I continue a series of excerpts from The Christian's Secret of a Happy Life by Hannah Whitall Smith. The book, which is public domain, is available on-line in its entirety here. This version is somewhat different from the paperback I have in my physical possession. (New York: Ballentine Books, 1986) For an article on Smith, in Christian History, go here. This Chapter is entitled "Growth." The material below is quoted exactly, from the text at the first link in this post. However, where there are blank lines between paragraphs, I have omitted material.
But then we believe in a growing that does really produce maturity, and in a development that, as a fact, does bring forth ripe fruit. We expect to reach the aim set before us, and if we do not, we feel sure there must be some fault in our growing. No parent would be satisfied with the growth of his child, if, day after day, and year after year, it remained the same helpless babe it was in the first months of its life; and no farmer would feel comfortable under such growing of his grain as should stop short at the blade, and never produce the ear, nor the full corn in the ear. Growth, to be real, must be progressive, and the days and weeks and months must see a development and increase of maturity in the thing growing. But is this the case with a large part of that which is called growth in grace? Does not the very Christian who is the most strenuous in his longings and in his efforts after it, too often find that at the end of the year he is not as far on in his Christian experience as at the beginning, and that his zeal, and his devotedness, and his separation from the world are not as whole-souled or complete as when his Christian life first began?

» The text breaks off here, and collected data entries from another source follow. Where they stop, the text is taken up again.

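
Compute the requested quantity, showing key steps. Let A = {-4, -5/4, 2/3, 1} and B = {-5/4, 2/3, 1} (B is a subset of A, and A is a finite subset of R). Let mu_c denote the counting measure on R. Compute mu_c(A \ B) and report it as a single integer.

Counting measure assigns mu_c(E) = |E| (number of elements) when E is finite. For B subset A, A \ B is the set of elements of A not in B, so |A \ B| = |A| - |B|.
|A| = 4, |B| = 3, so mu_c(A \ B) = 4 - 3 = 1.

1


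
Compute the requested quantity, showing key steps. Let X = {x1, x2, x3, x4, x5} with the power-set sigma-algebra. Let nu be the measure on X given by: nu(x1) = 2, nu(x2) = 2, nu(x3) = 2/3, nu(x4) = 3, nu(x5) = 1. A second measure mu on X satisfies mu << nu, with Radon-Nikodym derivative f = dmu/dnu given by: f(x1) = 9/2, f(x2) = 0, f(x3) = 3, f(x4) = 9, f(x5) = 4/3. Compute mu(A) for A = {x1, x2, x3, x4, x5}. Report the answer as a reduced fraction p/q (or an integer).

By the defining property of the Radon-Nikodym derivative, for every measurable set A,
  mu(A) = integral_A f dnu.
Since nu is a discrete measure concentrated on the atoms of X, the integral over A reduces to the sum
  mu(A) = sum_{x in A} f(x) * nu({x}).
Computing each term:
  x1: f(x1) * nu(x1) = 9/2 * 2 = 9.
  x2: f(x2) * nu(x2) = 0 * 2 = 0.
  x3: f(x3) * nu(x3) = 3 * 2/3 = 2.
  x4: f(x4) * nu(x4) = 9 * 3 = 27.
  x5: f(x5) * nu(x5) = 4/3 * 1 = 4/3.
Summing: mu(A) = 9 + 0 + 2 + 27 + 4/3 = 118/3.

118/3


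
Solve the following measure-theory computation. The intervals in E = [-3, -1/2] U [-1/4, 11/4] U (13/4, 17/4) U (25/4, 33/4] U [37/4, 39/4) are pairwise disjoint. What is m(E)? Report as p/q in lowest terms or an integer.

For pairwise disjoint intervals, m(union_i I_i) = sum_i m(I_i),
and m is invariant under swapping open/closed endpoints (single points have measure 0).
So m(E) = sum_i (b_i - a_i).
  I_1 has length -1/2 - (-3) = 5/2.
  I_2 has length 11/4 - (-1/4) = 3.
  I_3 has length 17/4 - 13/4 = 1.
  I_4 has length 33/4 - 25/4 = 2.
  I_5 has length 39/4 - 37/4 = 1/2.
Summing:
  m(E) = 5/2 + 3 + 1 + 2 + 1/2 = 9.

9


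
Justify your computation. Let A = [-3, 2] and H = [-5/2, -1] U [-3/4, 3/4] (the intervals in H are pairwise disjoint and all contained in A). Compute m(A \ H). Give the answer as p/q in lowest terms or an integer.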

To grow in grace is opposed to all self-dependence, to all self-effort, to all legality of every kind. It is to put our growing, as well as everything else, into the hands of the Lord, and leave it with Him. It is to be so satisfied with our Husbandman, and with His skill and wisdom, that not a question will cross our minds as to His modes of treatment or His plan of cultivation. It is to grow as the lilies grow, or as the babes grow, without a care and without anxiety; to grow by the power of an inward life principle that cannot help but grow; to grow because we live and therefore must grow; to grow because He who has planted us has planted a growing thing, and has made us to grow.
Surely this is what our Lord meant when He said "Consider the lilies, how they grow; they toil not, neither do they spin: and yet I say unto you, that even Solomon in all his glory was not arrayed like one of these." Or, when He says again, "Which of you by taking thought can add one cubit unto his stature?" There is no effort in the growing of a child or of a lily. They do not toil nor spin, they do not stretch nor strain, they do not make any effort of any kind to grow; they are not conscious even that they are growing; but by an inward life principle, and through the nurturing care of God's providence, and the fostering of caretaker or gardener, by the heat of the sun and the falling of the rain, they grow and grow.